C'est dans les salons remplis de cette foule bigarrée et sur laquelle venaient encore trancher les costumes des officiers de toutes armes et de tous grades, que chantaient Elleviou et Garat, que le danseur Thréniz exécutait ses savantes pirouettes au milieu d'un cercle d'admirateurs et surtout d'admiratrices, que Musson, Touzé et Legras se livraient à ces mystifications qui étaient à la mode alors, et qui formaient une des distractions les plus appréciées de la haute société de ce temps. Elle était un peu mélangée, cette société, et il y régnait un autre ton que dans la salle de l’Oeil-de-Bœuf de Versailles: fournisseurs enrichis, spéculateurs favorisés par la fortune, soldats qui avaient passé en un jour du grade de caporal à celui de général, tout cela se coudoyait avec les rares débris de l'ancienne aristocratie.

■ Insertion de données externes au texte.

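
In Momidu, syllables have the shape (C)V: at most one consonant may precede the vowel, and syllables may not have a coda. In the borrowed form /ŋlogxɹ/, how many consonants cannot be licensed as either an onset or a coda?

Syllabifying with onset maximization leaves /ŋ/, /g/, /x/, /ɹ/ stranded (no codas are permitted; onsets are limited to one consonant).

4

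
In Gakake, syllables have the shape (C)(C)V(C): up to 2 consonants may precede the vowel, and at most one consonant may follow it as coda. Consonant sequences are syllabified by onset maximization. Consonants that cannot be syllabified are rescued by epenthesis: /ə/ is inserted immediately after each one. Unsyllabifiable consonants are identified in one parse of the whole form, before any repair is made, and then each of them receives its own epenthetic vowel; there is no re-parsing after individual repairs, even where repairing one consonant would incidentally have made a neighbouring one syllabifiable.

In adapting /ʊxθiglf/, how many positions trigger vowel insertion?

2

The unsyllabifiable consonants are /l/, /f/; each receives one epenthetic vowel.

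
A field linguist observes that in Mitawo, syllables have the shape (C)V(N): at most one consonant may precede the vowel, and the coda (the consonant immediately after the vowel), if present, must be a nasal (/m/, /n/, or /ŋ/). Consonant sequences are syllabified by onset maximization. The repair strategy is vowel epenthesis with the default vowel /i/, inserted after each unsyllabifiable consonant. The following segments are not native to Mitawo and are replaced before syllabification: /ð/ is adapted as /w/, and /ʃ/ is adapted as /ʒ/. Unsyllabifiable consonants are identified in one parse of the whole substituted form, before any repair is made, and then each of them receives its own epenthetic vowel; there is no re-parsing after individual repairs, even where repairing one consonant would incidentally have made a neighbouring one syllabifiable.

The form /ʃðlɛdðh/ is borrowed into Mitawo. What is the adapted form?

ʒiwilɛdiwihi

Substitution: /ʃ/ → /ʒ/, /ð/ → /w/, giving /ʒwlɛdwh/.
Under (C)V(N), the unsyllabifiable consonants are /ʒ/, /w/, /d/, /w/, /h/ (only a nasal (/m/, /n/, or /ŋ/) is licensed in coda position; onsets are limited to one consonant).
Epenthesis after each stranded consonant: /ʒ/ → /ʒi/, /w/ → /wi/, /d/ → /di/, /w/ → /wi/, /h/ → /hi/.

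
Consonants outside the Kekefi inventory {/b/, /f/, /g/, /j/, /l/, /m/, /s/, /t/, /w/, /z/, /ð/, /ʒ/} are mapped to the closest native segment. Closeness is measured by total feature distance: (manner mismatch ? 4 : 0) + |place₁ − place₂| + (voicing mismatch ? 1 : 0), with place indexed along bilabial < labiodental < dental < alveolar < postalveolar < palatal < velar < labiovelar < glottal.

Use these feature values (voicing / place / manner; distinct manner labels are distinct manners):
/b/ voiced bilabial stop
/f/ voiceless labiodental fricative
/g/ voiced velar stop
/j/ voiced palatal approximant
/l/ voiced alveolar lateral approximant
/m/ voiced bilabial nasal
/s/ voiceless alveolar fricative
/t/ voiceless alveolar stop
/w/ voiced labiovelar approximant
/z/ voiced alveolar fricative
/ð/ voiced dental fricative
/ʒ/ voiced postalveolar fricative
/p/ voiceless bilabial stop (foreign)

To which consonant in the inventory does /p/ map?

/b/ is closest: same manner (stop), place distance 0 (bilabial→bilabial), voicing differs (+1); total 1. Next closest is /t/ at distance 3.

b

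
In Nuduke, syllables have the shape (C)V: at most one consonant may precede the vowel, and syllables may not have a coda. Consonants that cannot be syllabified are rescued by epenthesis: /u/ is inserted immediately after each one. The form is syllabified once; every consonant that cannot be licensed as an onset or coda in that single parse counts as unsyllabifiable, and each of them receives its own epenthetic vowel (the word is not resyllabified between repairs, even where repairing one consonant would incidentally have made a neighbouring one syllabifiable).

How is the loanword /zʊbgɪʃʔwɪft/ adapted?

Syllabifying with onset maximization leaves /b/, /ʃ/, /ʔ/, /f/, /t/ stranded (no codas are permitted; onsets are limited to one consonant).
Epenthesis after each stranded consonant: /b/ → /bu/, /ʃ/ → /ʃu/, /ʔ/ → /ʔu/, /f/ → /fu/, /t/ → /tu/.

zʊbugɪʃuʔuwɪfutu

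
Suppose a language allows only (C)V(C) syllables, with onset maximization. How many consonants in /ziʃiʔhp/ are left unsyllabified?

2

Under (C)V(C), the unsyllabifiable consonants are /h/, /p/ (at most one coda consonant is licensed; onsets are limited to one consonant).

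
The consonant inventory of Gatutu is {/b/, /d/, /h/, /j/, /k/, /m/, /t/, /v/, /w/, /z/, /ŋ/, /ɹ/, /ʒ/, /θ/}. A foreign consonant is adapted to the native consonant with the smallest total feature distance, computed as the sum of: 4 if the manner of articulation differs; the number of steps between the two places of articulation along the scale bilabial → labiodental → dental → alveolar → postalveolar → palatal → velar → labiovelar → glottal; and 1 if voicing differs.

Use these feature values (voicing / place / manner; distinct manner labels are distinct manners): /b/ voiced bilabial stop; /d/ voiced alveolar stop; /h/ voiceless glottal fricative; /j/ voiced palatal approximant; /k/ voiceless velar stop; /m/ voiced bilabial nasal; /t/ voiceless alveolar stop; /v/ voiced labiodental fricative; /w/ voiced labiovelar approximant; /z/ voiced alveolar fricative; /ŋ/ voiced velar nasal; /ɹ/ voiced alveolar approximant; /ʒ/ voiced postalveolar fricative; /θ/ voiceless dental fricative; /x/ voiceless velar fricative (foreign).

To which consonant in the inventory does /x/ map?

h

/h/ is closest: same manner (fricative), place distance 2 (velar→glottal), same voicing; total 2. Next closest is /ʒ/ at distance 3.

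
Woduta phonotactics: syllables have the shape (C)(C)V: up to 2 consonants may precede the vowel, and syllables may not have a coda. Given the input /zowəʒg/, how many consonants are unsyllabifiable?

2

The consonants /ʒ/, /g/ cannot be parsed into a legal (C)(C)V syllable (no codas are permitted; onsets may contain at most 2 consonants).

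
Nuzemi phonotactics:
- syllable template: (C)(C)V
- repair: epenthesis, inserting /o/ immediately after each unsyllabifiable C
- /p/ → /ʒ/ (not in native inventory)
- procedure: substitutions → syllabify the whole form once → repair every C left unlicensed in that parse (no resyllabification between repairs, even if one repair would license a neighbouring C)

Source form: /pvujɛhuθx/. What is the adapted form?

ʒvujɛhuθoxo

Substitution: /p/ → /ʒ/, giving /ʒvujɛhuθx/.
Under (C)(C)V, the unsyllabifiable consonants are /θ/, /x/ (no codas are permitted; onsets may contain at most 2 consonants).
Epenthesis after each stranded consonant: /θ/ → /θo/, /x/ → /xo/.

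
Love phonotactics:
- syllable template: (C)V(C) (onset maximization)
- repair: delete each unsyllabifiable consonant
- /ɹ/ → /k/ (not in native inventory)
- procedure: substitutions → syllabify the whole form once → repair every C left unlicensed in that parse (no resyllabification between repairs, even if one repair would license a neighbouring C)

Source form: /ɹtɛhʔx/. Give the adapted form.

Substitution: /ɹ/ → /k/, giving /ktɛhʔx/.
The consonants /k/, /ʔ/, /x/ cannot be parsed into a legal (C)V(C) syllable (at most one coda consonant is licensed; onsets are limited to one consonant).
Deletion applies to /k/, /ʔ/, /x/.

tɛh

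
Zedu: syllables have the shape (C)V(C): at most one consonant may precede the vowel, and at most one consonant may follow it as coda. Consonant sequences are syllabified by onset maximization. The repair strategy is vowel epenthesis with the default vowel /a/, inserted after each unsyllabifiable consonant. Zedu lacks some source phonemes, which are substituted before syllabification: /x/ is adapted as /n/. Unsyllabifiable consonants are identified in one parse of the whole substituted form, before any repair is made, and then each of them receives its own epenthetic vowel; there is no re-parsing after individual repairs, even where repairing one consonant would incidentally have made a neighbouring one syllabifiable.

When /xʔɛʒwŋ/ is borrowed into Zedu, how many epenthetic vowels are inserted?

3

After substitution the input is /nʔɛʒwŋ/.
The unsyllabifiable consonants are /n/, /w/, /ŋ/; each receives one epenthetic vowel.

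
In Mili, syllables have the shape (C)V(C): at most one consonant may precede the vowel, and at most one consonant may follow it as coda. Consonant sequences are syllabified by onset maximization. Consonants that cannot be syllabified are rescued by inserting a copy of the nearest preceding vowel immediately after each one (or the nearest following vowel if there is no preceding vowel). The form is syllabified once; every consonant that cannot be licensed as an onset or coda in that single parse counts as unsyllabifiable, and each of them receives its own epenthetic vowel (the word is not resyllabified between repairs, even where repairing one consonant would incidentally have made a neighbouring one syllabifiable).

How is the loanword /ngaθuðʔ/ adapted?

nagaθuðʔu

Under (C)V(C), the unsyllabifiable consonants are /n/, /ʔ/ (at most one coda consonant is licensed; onsets are limited to one consonant).
Epenthesis after each stranded consonant: /n/ → /na/, /ʔ/ → /ʔu/.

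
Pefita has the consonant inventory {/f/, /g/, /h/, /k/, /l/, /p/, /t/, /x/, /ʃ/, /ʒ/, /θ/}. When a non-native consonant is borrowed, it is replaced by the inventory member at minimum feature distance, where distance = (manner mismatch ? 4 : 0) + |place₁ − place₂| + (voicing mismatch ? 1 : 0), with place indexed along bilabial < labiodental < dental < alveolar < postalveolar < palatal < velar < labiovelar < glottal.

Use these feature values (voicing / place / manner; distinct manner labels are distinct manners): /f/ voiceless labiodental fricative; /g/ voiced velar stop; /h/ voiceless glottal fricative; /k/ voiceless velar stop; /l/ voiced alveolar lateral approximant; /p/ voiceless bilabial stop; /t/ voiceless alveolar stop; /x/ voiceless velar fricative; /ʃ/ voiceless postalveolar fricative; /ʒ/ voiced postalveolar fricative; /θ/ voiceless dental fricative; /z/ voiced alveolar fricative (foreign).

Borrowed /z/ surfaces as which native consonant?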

C'était dans ces réunions qu'on entendait la maréchale Lefèvre dire à Talleyrand, pour le complimenter de l'excellence de son dîner:
- Savez-vous, citoyen ministre, que vous nous servez là un fameux fricot.
- Heu! heu! ce n'est pas le Pérou, répliquait le malin diplomate.
Parfois ces fêtes étaient interrompues par le bruit des crosses de fusil retentissant dans l'antichambre: c'était la réquisition des hommes propres à l'armée qu'on venait opérer de cette façon expéditive. Les dames étaient mises dans une chambre, les hommes parqués dans une autre; on choisissait ceux qui paraissaient le plus aptes au service militaire, on les emmenait, puis le bal recommençait, comme si rien d'extraordinaire ne fût arrivé. Ces jeunes hommes qui, sous l'habit de l'incroyable, avaient tous les ridicules, toutes les sottes prétentions du dandysme, retrouvaient, en endossant l'habit militaire, toutes les vertus du citoyen, tous les courages du héros. Duclos dit avec raison: "Le Français est le seul peuple dont les mœurs puissent se corrompre, sans que le caractère vienne à s'altérer".

                                                                                                                 Adrien Desprez.

Le Musée universel, revue illustrée hebdomadaire, premier semestre 1874.